Treatment costs disclosed in this article about advances in veterinary medicine:
$25,000: Lymphoma treatment for a Chow
$10,000: Three courses of radiation and other treatments on an inoperable brain tumor for a Maltese-poodle mix

How Nicole Cliffe decided whether or not to get brain surgery for her dog, Denali:
“My husband and I sat around, and tried to figure out what we would want, if we were Denali, and we decided we’d want more time, and we did the surgery. We could afford it, we did it, he lived, we’ve always been very happy we did it.”

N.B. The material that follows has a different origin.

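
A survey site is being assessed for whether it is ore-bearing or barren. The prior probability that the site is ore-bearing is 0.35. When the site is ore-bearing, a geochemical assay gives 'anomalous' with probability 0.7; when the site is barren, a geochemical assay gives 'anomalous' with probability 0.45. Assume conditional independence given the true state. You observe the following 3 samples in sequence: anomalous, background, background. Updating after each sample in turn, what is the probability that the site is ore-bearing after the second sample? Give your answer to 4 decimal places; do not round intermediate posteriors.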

How my family dealt with getting a doggy cardiologist and five million medications for our aging pooch:
With a promise that we’d never do it, and then with a Visa handed to the receptionist many, many times (for the points, my parents had the money).

How my family dealt with, on my dog’s last night, after looking at scans of a huge heart wrecked by heart disease, the suggestion by the vet that, at this point, a heart transplant was the only option for our 14-year-old dog:
Bwahahahaha we needed that comic relief, thank you, also, are you on crack (and then we put our old girl down and cried for days).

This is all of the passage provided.